Tropical storm Nina reached typhoon intensity on August 2 1975. It battered the central mountains of Taiwan, made landfall over southern China and moved northwest before turning south and dissipating. However, over the province of Henan, the collision of the typhoon’s warm, humid air with a cold front produced a series of disastrous storms which, in three days, dropped more than a year’s rain.
A 1950’s project to control flooding and generate electricity had dammed rivers in the Huai Valley Basin. After the cracks which appeared in the structure of the largest dam, the Banqiao, had been repaired, it was known as the ‘iron dam’. It had been designed to hold around 500 million cubic meters of water and to survive a ‘one in year flood’ – 30 cm (12 in) rain per day. The rainfall Typhoon Nina delivered, however, was a ‘one in 2,000 year flood’ as a record amount – over 1 m (3 ft) – fell in 24 hours.

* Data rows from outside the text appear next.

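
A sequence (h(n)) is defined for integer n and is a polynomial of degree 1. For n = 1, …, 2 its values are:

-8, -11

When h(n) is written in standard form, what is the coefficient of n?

Write h(n) = an + b; the 2 given values yield a linear system in the 2 coefficients.
Solving, h(n) = -3n - 5.
The coefficient of n is -3.

-3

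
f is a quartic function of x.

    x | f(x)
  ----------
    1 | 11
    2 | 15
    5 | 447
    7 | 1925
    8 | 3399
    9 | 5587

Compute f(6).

991

Write f(x) = ax^4 + bx³ + cx² + dx + e; the 6 given values yield a linear system in the 5 coefficients.
Solving, f(x) = x^4 - x³ - 4x² + 8x + 7.
Then f(6) = 991.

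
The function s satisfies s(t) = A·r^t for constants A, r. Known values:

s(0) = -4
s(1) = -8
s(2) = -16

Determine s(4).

-64

Consecutive ratio: -8/(-4) = 2, and -16/(-8) = 2, so r = 2.
Then A·2^0 = -4 gives A = -4, and s(t) = -4·2^t.
s(4) = -4·2^4 = -64.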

Flooding was inevitable and all forms of communication were wiped out by the appalling weather. The order to open the sluice gates was not received and only part of the area was evacuated. All the reservoirs were filled to capacity and at 00.30 on August 8, water topped the smaller Shimantan Dam and surged through. Half an hour later came the catastrophic failure of the Banqiao Dam, and a massive, fast-moving wall of water 13 km (8 mi) wide inundated towns, villages and farmland. In all, 62 dams failed or were breached to control flooding. Thousands of people drowned and even more died subsequently from famine and epidemics – nine days later, over a million survivors were still cut off by the floodwaters.
When: August 8 1975
Where: Henan Province, China
Death toll: 25,000 from flooding, 135,000 subsequently (Henan Province Hydrology Department figures).
You should know: Eminent hydrologist Chen Xing recommended 12 sluice gates at the planning stage of the Banqiao Dam; it was built with only five, and other dams also had reduced safety features. Chen was ‘removed’ from the project for his outspoken criticism.